Belmont has extensive experience evaluating and preparing acceleration-related claims for our clients. The old saying that “Time is money” is especially true on construction projects. Typically, construction contracts clearly spell out key milestone dates, completion dates, and possibly liquidated damages for delay or early completion bonuses. Thus, time plays an important factor in project decisions.
Agreed-upon project schedules allow the owner the opportunity to efficiently plan its production operations and therefore generate revenue, while the contractor can efficiently plan its use of labor, equipment, and resources to optimize the construction process. Acceleration occurs when a contractor’s work is expedited to complete a particular work activity earlier than planned. A contractor may accelerate voluntarily in order finish the project earlier to move on to its next job, to mitigate its own delays and inefficiencies, or to save money by reducing the project duration, in which case an acceleration claim is unlikely. Additionally, the contractor may decide to accelerate the work in an attempt to complete the project earlier than scheduled to meet project completion bonuses for early completion. Typically, these voluntary decisions by the contractor to accelerate do not result in acceleration claims, as it was the contractor’s decision to accelerate the work.
Acceleration claims are typically encountered on construction projects when the contractor makes efforts to recover the project schedule after the project has suffered delays due to causes it believes are beyond its control. There are several ways in which the work can be accelerated, including, but not limited to working overtime or implementing a new shift, providing additional labor, adding other resources (i.e., equipment), and re-sequencing work activities. Each of these acceleration efforts can be effective in some cases; however, acceleration efforts can be expensive and do not guarantee early or on-time completion of the work. Adding resources, such as labor and equipment carries extra costs. Working overtime hours typically requires paying premium labor rates of 1.5 to 2 times base labor rates to provide incentive to work the additional time.
There are two primary types of acceleration on construction projects that are subject to construction claims: directed acceleration and constructive acceleration. Situations in which the owner directs the contractor to accelerate the work are typically referred to as directed acceleration or, more simply, acceleration.
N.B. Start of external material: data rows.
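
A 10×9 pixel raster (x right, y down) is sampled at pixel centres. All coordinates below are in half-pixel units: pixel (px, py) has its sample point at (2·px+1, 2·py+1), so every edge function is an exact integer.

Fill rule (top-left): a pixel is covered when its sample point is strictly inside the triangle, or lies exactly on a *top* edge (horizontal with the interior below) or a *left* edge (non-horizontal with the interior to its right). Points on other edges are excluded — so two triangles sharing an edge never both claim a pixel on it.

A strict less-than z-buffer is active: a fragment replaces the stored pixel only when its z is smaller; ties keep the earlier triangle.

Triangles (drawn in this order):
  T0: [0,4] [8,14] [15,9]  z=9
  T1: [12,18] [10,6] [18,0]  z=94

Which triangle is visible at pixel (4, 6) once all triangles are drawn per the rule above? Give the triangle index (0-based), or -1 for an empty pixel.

T0:
  2·area = 110  (B↔C swapped to make it positive)
  edge (0, 4)→(15, 9): d=(15,5) right/bottom  bias=-1
  edge (15, 9)→(8, 14): d=(-7,5) right/bottom  bias=-1
  edge (8, 14)→(0, 4): d=(-8,-10) top-left  bias=+0
    (0,2)@(1, 5): e=[10,98,2] → █
    (1,2)@(3, 5): e=[0,88,22] → ·  [on edge]
    (0,3)@(1, 7): e=[40,84,-14] → ·
    (1,3)@(3, 7): e=[30,74,6] → █
    (2,3)@(5, 7): e=[20,64,26] → █
    (3,3)@(7, 7): e=[10,54,46] → █
    (4,3)@(9, 7): e=[0,44,66] → ·  [on edge]
    (1,4)@(3, 9): e=[60,60,-10] → ·
    (2,4)@(5, 9): e=[50,50,10] → █
    (4,4)@(9, 9): e=[30,30,50] → █
    (5,4)@(11, 9): e=[20,20,70] → █
    (6,4)@(13, 9): e=[10,10,90] → █
    (7,4)@(15, 9): e=[0,0,110] → ·  [on edge]
  covered (13 px):
    · · · · · · · · · ·
    · · · · · · · · · ·
    █ · · · · · · · · ·
    · █ █ █ · · · · · ·
    · · █ █ █ █ █ · · ·
    · · · █ █ █ · · · ·
    · · · · █ · · · · ·
    · · · · · · · · · ·
    · · · · · · · · · ·
T1:
  2·area = 108
  edge (12, 18)→(10, 6): d=(-2,-12) top-left  bias=+0
  edge (10, 6)→(18, 0): d=(8,-6) top-left  bias=+0
  edge (18, 0)→(12, 18): d=(-6,18) right/bottom  bias=-1
    (8,0)@(17, 1): e=[94,2,12] → █
    (9,0)@(19, 1): e=[118,14,-24] → ·
    (7,1)@(15, 3): e=[66,6,36] → █
    (8,1)@(17, 3): e=[90,18,0] → ·  [on edge]
    (6,2)@(13, 5): e=[38,10,60] → █
    (8,2)@(17, 5): e=[86,34,-12] → ·
    (5,3)@(11, 7): e=[10,14,84] → █
    (8,3)@(17, 7): e=[82,50,-24] → ·
    (5,4)@(11, 9): e=[6,30,72] → █
    (7,4)@(15, 9): e=[54,54,0] → ·  [on edge]
    (5,5)@(11, 11): e=[2,46,60] → █
    (7,5)@(15, 11): e=[50,70,-12] → ·
    (6,7)@(13, 15): e=[18,90,0] → ·  [on edge]
  covered (12 px):
    · · · · · · · · █ ·
    · · · · · · · █ · ·
    · · · · · · █ █ · ·
    · · · · · █ █ █ · ·
    · · · · · █ █ · · ·
    · · · · · █ █ · · ·
    · · · · · · █ · · ·
    · · · · · · · · · ·
    · · · · · · · · · ·

Z-buffer (winner per pixel, '.' = empty):
  . . . . . . . . 1 .
  . . . . . . . 1 . .
  0 . . . . . 1 1 . .
  . 0 0 0 . 1 1 1 . .
  . . 0 0 0 0 0 . . .
  . . . 0 0 0 1 . . .
  . . . . 0 . 1 . . .
  . . . . . . . . . .
  . . . . . . . . . .

Result: 0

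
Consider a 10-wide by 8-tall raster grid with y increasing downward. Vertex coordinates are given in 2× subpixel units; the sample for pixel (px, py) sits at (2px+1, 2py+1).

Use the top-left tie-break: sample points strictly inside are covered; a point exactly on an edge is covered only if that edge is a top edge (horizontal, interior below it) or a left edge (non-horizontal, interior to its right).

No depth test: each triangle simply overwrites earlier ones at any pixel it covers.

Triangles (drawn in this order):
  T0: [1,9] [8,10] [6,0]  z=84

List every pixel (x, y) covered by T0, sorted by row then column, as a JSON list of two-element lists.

T0:
  2·area = 68  (B↔C swapped to make it positive)
  edge (1, 9)→(6, 0): d=(5,-9) top-left  bias=+0
  edge (6, 0)→(8, 10): d=(2,10) right/bottom  bias=-1
  edge (8, 10)→(1, 9): d=(-7,-1) top-left  bias=+0
    (2,1)@(5, 3): e=[6,16,46] → X
    (3,1)@(7, 3): e=[24,-4,48] → .
    (2,2)@(5, 5): e=[16,20,32] → X
    (3,2)@(7, 5): e=[34,0,34] → .  [on edge]
    (1,3)@(3, 7): e=[8,44,16] → X
    (3,3)@(7, 7): e=[44,4,20] → X
    (4,3)@(9, 7): e=[62,-16,22] → .
    (0,4)@(1, 9): e=[0,68,0] → X  [on edge]
    (4,4)@(9, 9): e=[72,-12,8] → .
    (0,5)@(1, 11): e=[10,72,-14] → .
    (1,5)@(3, 11): e=[28,52,-12] → .
    (2,5)@(5, 11): e=[46,32,-10] → .
    (7,5)@(15, 11): e=[136,-68,0] → .  [on edge]
    (4,7)@(9, 15): e=[102,0,-34] → .  [on edge]
  covered (9 px):
    . . . . . . . . . .
    . . X . . . . . . .
    . . X . . . . . . .
    . X X X . . . . . .
    X X X X . . . . . .
    . . . . . . . . . .
    . . . . . . . . . .
    . . . . . . . . . .

Answer: [[2,1],[2,2],[1,3],[2,3],[3,3],[0,4],[1,4],[2,4],[3,4]]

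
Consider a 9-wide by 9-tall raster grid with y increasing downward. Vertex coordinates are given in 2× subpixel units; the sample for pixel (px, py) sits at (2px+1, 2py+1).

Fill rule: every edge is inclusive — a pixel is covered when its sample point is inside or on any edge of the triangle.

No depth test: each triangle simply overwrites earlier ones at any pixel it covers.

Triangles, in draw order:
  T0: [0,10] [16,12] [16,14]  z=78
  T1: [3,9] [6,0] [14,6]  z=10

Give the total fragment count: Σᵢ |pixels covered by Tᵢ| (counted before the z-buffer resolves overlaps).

T0:
  2·area = 32
  edge (0, 10)→(16, 12): d=(16,2) inclusive
  edge (16, 12)→(16, 14): d=(0,2) inclusive
  edge (16, 14)→(0, 10): d=(-16,-4) inclusive
    (2,5)@(5, 11): e=[6,22,4] → X
    (3,5)@(7, 11): e=[2,18,12] → X
    (4,5)@(9, 11): e=[-2,14,20] → .
    (2,6)@(5, 13): e=[38,22,-28] → .
    (3,6)@(7, 13): e=[34,18,-20] → .
    (6,6)@(13, 13): e=[22,6,4] → X
    (7,6)@(15, 13): e=[18,2,12] → X
    (8,6)@(17, 13): e=[14,-2,20] → .
    (6,7)@(13, 15): e=[54,6,-28] → .
    (7,7)@(15, 15): e=[50,2,-20] → .
  covered (4 px):
    . . . . . . . . .
    . . . . . . . . .
    . . . . . . . . .
    . . . . . . . . .
    . . . . . . . . .
    . . X X . . . . .
    . . . . . . X X .
    . . . . . . . . .
    . . . . . . . . .
T1:
  2·area = 90
  edge (3, 9)→(6, 0): d=(3,-9) inclusive
  edge (6, 0)→(14, 6): d=(8,6) inclusive
  edge (14, 6)→(3, 9): d=(-11,3) inclusive
    (3,0)@(7, 1): e=[12,2,76] → X
    (4,0)@(9, 1): e=[30,-10,70] → .
    (2,1)@(5, 3): e=[0,30,60] → X  [on edge]
    (4,1)@(9, 3): e=[36,6,48] → X
    (5,1)@(11, 3): e=[54,-6,42] → .
    (2,2)@(5, 5): e=[6,46,38] → X
    (5,2)@(11, 5): e=[60,10,20] → X
    (6,2)@(13, 5): e=[78,-2,14] → .
    (2,3)@(5, 7): e=[12,62,16] → X
    (5,3)@(11, 7): e=[66,26,-2] → .
    (1,4)@(3, 9): e=[0,90,0] → X  [on edge]
    (2,4)@(5, 9): e=[18,78,-6] → .
    (0,7)@(1, 15): e=[0,150,-60] → .  [on edge]
  covered (12 px):
    . . . X . . . . .
    . . X X X . . . .
    . . X X X X . . .
    . . X X X . . . .
    . X . . . . . . .
    . . . . . . . . .
    . . . . . . . . .
    . . . . . . . . .
    . . . . . . . . .

Final: 16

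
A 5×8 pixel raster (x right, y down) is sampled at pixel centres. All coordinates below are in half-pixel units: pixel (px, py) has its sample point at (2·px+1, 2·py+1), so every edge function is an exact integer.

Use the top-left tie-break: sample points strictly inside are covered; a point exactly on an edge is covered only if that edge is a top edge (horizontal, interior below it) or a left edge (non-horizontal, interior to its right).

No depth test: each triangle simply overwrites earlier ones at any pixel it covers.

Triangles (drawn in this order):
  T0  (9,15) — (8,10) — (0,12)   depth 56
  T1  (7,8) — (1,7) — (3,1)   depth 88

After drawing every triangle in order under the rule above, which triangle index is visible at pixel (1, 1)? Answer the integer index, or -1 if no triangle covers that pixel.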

Directed acceleration occurs when the owner directs the contractor to accelerate to complete the project in advance of the planned or specified completion date.
As stated, time is money and accelerating a construction project also costs money. In addition to the direct cost of the work, acceleration also may result in an overall loss of labor productivity. It is recognized in the construction industry that acceleration efforts such as working overtime and shift work, performing out-of-sequence work, stacking trades, and overcrowding on the project site contribute to reduced labor productivity. In addition, when a contractor adds labor, there may be a loss of labor productivity as new workers may not be familiar with the work or may require training before achieving normal levels of productivity. It is interesting to note that a contractor typically does not have to prove that the acceleration effort was successful at improving the schedule. It is normally necessary to show that it reasonably attempted to accelerate the work and that the acceleration efforts resulted in additional costs.